Laboratuvar yetkilisi Steven Orfield odayla ilgili olarak şunları söyledi: "Bu odada en çok vakit geçiren kişi sadece 45 dakika oturabildi. Sessiz bir ortamda insanın kulakları ortama uyum sağlar. Oda sessizleştikçe siz de daha fala şey duymaya başlarsınız: kalp atışınızı, akciğerlerinizi, midenizden gelen sesleri."

"Yankısız Oda"da oturan kişinin sesin kendisi olduğunu belirten Orfield sözlerine şöyle devam etti: " Yürürken yaydığınız sesler sayesinde bulunduğunuz ortama uyum sağlarsınız. Bu odada takip edeceğiniz bir işaret yok. Denge kurmanızı sağlayan algılamanız zorlaştığı için de yarım saatten fazla kalmayı düşünüyorsanız odada mutlaka sandalyeye oturmak zorundasınız."

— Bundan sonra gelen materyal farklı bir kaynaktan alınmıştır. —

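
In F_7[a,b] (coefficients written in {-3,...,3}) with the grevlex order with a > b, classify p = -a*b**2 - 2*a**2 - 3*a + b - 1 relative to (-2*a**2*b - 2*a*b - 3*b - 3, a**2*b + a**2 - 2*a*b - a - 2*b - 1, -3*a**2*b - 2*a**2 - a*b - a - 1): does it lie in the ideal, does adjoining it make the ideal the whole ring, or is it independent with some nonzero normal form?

First compute the reduced Gröbner basis of I by Buchberger's algorithm.
f_1 = -2*a**2*b - 2*a*b - 3*b - 3, LT = a**2*b.
f_2 = a**2*b + a**2 - 2*a*b - a - 2*b - 1, LT = a**2*b.
f_3 = -3*a**2*b - 2*a**2 - a*b - a - 1, LT = a**2*b.

S(f_1,f_2): lcm = a**2*b. S = -a**2 + 3*a*b + a - 1.
  reduce S modulo (f_1, f_2, f_3):
  remainder -a**2 + 3*a*b + a - 1 ≠ 0; add h_4 = -a**2 + 3*a*b + a - 1 to the basis.

S(f_1,f_3): lcm = a**2*b. S = -3*a**2 + 3*a*b + 2*a - 2*b.
  reduce S modulo (f_1, f_2, f_3, h_4):
  remainder a*b - a - 2*b + 3 ≠ 0; add h_5 = a*b - a - 2*b + 3 to the basis.

S(f_1,h_4): lcm = a**2*b. S = 3*a*b**2 + 2*a*b - 3*b - 2.
  reduce S modulo (f_1, f_2, f_3, h_4, h_5):
  remainder -b**2 - 2*a - 2*b - 3 ≠ 0; add h_6 = -b**2 - 2*a - 2*b - 3 to the basis.

S(f_1,h_5): lcm = a**2*b. S = a**2 + 3*a*b - 3*a - 2*b - 2.
  reduce S modulo (f_1, f_2, f_3, h_4, h_5, h_6):
  remainder -3*a + 3*b ≠ 0; add h_7 = -3*a + 3*b to the basis.

The other S-polynomials (S(f_2,f_3), S(f_2,h_4), S(f_3,h_4), S(f_2,h_5), S(f_3,h_5), S(h_4,h_5), S(f_1,h_6), S(f_2,h_6), S(f_3,h_6), S(h_4,h_6), S(h_5,h_6), S(f_1,h_7), S(f_2,h_7), S(f_3,h_7), S(h_4,h_7), S(h_5,h_7), S(h_6,h_7)) all reduce to 0 modulo the current basis, so we have a Gröbner basis.
Inter-reduce: drop elements whose leading term is divisible by another's, tail-reduce, and make monic.
Reduced Gröbner basis: {b**2 - 3*b + 3, a - b}.
Label its elements g_1 = b**2 - 3*b + 3, g_2 = a - b.

Reduce p = -a*b**2 - 2*a**2 - 3*a + b - 1 modulo G:
  leading term a*b**2: subtract (-a)·g_1 from -a*b**2 - 2*a**2 - 3*a + b - 1 → -2*a**2 - 3*a*b + b - 1
  leading term a**2: subtract (-2*a)·g_2 from -2*a**2 - 3*a*b + b - 1 → 2*a*b + b - 1
  leading term a*b: subtract (2*b)·g_2 from 2*a*b + b - 1 → 2*b**2 + b - 1
  leading term b**2: subtract (2)·g_1 from 2*b**2 + b - 1 → 0
  normal form = 0.
Since the normal form is 0, p ∈ I.

-a*b**2 - 2*a**2 - 3*a + b - 1 lies in I (it reduces to 0).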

Odaya giren kişilerin bir süre sonra halüsinasyon görmeye başladığını söyleyen Orfield Amerika'nın dört bir yanından şirketlerin odada bazı testler yapmak için geldiğini belirtirken özellikle NASA'nın astronotlarına uyguladığı "halüsinasyon testleri"nin burada gerçekleştiğini söyledi.http://www.ntvmsnbc.com/id/25336674/

z

Pisayısının verdiği resimde "auditory bones" olarak adlandırılmış işitme kemikleri ne kadar narin bir şeymiş. Şiddetli  bir tokat yada yumrukla kırılıverecekmiş gibi duruyor.

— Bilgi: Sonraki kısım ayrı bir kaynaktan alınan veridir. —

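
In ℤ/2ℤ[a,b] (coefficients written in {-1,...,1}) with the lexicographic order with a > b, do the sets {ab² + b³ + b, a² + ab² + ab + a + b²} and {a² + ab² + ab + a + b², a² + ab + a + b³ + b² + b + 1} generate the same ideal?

Two ideals are equal iff their reduced Gröbner bases coincide (the reduced basis is unique for a fixed ordering).
Buchberger on the first generating set:
f_1 = ab² + b³ + b, LT = ab².
f_2 = a² + ab² + ab + a + b², LT = a².

S(f_1,f_2): lcm = a²b². S = ab⁴ + ab² + ab + b⁴.
  leading term ab⁴: subtract (b²)·f_1 from ab⁴ + ab² + ab + b⁴ → ab² + ab + b⁵ + b⁴ + b³
  leading term ab²: subtract (1)·f_1 from ab² + ab + b⁵ + b⁴ + b³ → ab + b⁵ + b⁴ + b
  leading term ab: no divisor's leading term divides it; move ab to the remainder.
  leading term b⁵: no divisor's leading term divides it; move b⁵ to the remainder.
  leading term b⁴: no divisor's leading term divides it; move b⁴ to the remainder.
  leading term b: no divisor's leading term divides it; move b to the remainder.
  remainder ab + b⁵ + b⁴ + b ≠ 0; add g_3 = ab + b⁵ + b⁴ + b to the basis.

S(f_1,g_3): lcm = ab². S = b⁶ + b⁵ + b³ + b² + b.
  leading term b⁶: no divisor's leading term divides it; move b⁶ to the remainder.
  leading term b⁵: no divisor's leading term divides it; move b⁵ to the remainder.
  leading term b³: no divisor's leading term divides it; move b³ to the remainder.
  leading term b²: no divisor's leading term divides it; move b² to the remainder.
  leading term b: no divisor's leading term divides it; move b to the remainder.
  remainder b⁶ + b⁵ + b³ + b² + b ≠ 0; add g_4 = b⁶ + b⁵ + b³ + b² + b to the basis.

The other S-polynomials (S(f_2,g_3), S(f_1,g_4), S(f_2,g_4), S(g_3,g_4)) all reduce to 0 modulo the current basis, so we have a Gröbner basis.
Inter-reduce: drop elements whose leading term is divisible by another's, tail-reduce, and make monic.
Reduced Gröbner basis: {a² + a + b⁵ + b⁴ + b³ + b², ab + b⁵ + b⁴ + b, b⁶ + b⁵ + b³ + b² + b}.

Buchberger on the second generating set:
h_1 = a² + ab² + ab + a + b², LT = a².
h_2 = a² + ab + a + b³ + b² + b + 1, LT = a².

S(h_1,h_2): lcm = a². S = ab² + b³ + b + 1.
  leading term ab²: no divisor's leading term divides it; move ab² to the remainder.
  leading term b³: no divisor's leading term divides it; move b³ to the remainder.
  leading term b: no divisor's leading term divides it; move b to the remainder.
  leading term 1: no divisor's leading term divides it; move 1 to the remainder.
  remainder ab² + b³ + b + 1 ≠ 0; add k_3 = ab² + b³ + b + 1 to the basis.

S(h_1,k_3): lcm = a²b². S = ab⁴ + ab² + ab + a + b⁴.
  leading term ab⁴: subtract (b²)·k_3 from ab⁴ + ab² + ab + a + b⁴ → ab² + ab + a + b⁵ + b⁴ + b³ + b²
  leading term ab²: subtract (1)·k_3 from ab² + ab + a + b⁵ + b⁴ + b³ + b² → ab + a + b⁵ + b⁴ + b² + b + 1
  leading term ab: no divisor's leading term divides it; move ab to the remainder.
  leading term a: no divisor's leading term divides it; move a to the remainder.
  leading term b⁵: no divisor's leading term divides it; move b⁵ to the remainder.
  leading term b⁴: no divisor's leading term divides it; move b⁴ to the remainder.
  leading term b²: no divisor's leading term divides it; move b² to the remainder.
  leading term b: no divisor's leading term divides it; move b to the remainder.
  leading term 1: no divisor's leading term divides it; move 1 to the remainder.
  remainder ab + a + b⁵ + b⁴ + b² + b + 1 ≠ 0; add k_4 = ab + a + b⁵ + b⁴ + b² + b + 1 to the basis.

S(h_1,k_4): lcm = a²b. S = a² + ab⁵ + ab⁴ + ab³ + a + b³.
  leading term a²: subtract (1)·h_1 from a² + ab⁵ + ab⁴ + ab³ + a + b³ → ab⁵ + ab⁴ + ab³ + ab² + ab + b³ + b²
  leading term ab⁵: subtract (b³)·k_3 from ab⁵ + ab⁴ + ab³ + ab² + ab + b³ + b² → ab⁴ + ab³ + ab² + ab + b⁶ + b⁴ + b²
  leading term ab⁴: subtract (b²)·k_3 from ab⁴ + ab³ + ab² + ab + b⁶ + b⁴ + b² → ab³ + ab² + ab + b⁶ + b⁵ + b⁴ + b³
  leading term ab³: subtract (b)·k_3 from ab³ + ab² + ab + b⁶ + b⁵ + b⁴ + b³ → ab² + ab + b⁶ + b⁵ + b³ + b² + b
  leading term ab²: subtract (1)·k_3 from ab² + ab + b⁶ + b⁵ + b³ + b² + b → ab + b⁶ + b⁵ + b² + 1
  leading term ab: subtract (1)·k_4 from ab + b⁶ + b⁵ + b² + 1 → a + b⁶ + b⁴ + b
  leading term a: no divisor's leading term divides it; move a to the remainder.
  leading term b⁶: no divisor's leading term divides it; move b⁶ to the remainder.
  leading term b⁴: no divisor's leading term divides it; move b⁴ to the remainder.
  leading term b: no divisor's leading term divides it; move b to the remainder.
  remainder a + b⁶ + b⁴ + b ≠ 0; add k_5 = a + b⁶ + b⁴ + b to the basis.

S(h_1,k_5): lcm = a². S = ab⁶ + ab⁴ + ab² + a + b².
  leading term ab⁶: subtract (b⁴)·k_3 from ab⁶ + ab⁴ + ab² + a + b² → ab⁴ + ab² + a + b⁷ + b⁵ + b⁴ + b²
  leading term ab⁴: subtract (b²)·k_3 from ab⁴ + ab² + a + b⁷ + b⁵ + b⁴ + b² → ab² + a + b⁷ + b⁴ + b³
  leading term ab²: subtract (1)·k_3 from ab² + a + b⁷ + b⁴ + b³ → a + b⁷ + b⁴ + b + 1
  leading term a: subtract (1)·k_5 from a + b⁷ + b⁴ + b + 1 → b⁷ + b⁶ + 1
  leading term b⁷: no divisor's leading term divides it; move b⁷ to the remainder.
  leading term b⁶: no divisor's leading term divides it; move b⁶ to the remainder.
  leading term 1: no divisor's leading term divides it; move 1 to the remainder.
  remainder b⁷ + b⁶ + 1 ≠ 0; add k_6 = b⁷ + b⁶ + 1 to the basis.

The other S-polynomials (S(h_2,k_3), S(h_2,k_4), S(k_3,k_4), S(h_2,k_5), S(k_3,k_5), S(k_4,k_5), S(h_1,k_6), S(h_2,k_6), S(k_3,k_6), S(k_4,k_6), S(k_5,k_6)) all reduce to 0 modulo the current basis, so we have a Gröbner basis.
Inter-reduce: drop elements whose leading term is divisible by another's, tail-reduce, and make monic.
Reduced Gröbner basis: {a + b⁶ + b⁴ + b, b⁷ + b⁶ + 1}.

These differ, so the ideals are not equal.

No, the ideals differ.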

Nedendir bilmem pikap ignesine benzettim bu kemiği.
Bana e^st de diyebilirsiniz.   www.cncdesigner.com

mustafa_09

Herkes kulağa yoğunlaşmış ama havanın akışkanlığından kaynaklanan bir durum sözkonusu olabilir mi ? Mesela 20 hz nin altında hava yeteri kadar titreşimleri iletemiyor olabilir belki.

z

20Hz ses yayayn hoparlorden uzaktaki mikrofon 20Hz i alamaz diyorsun yani.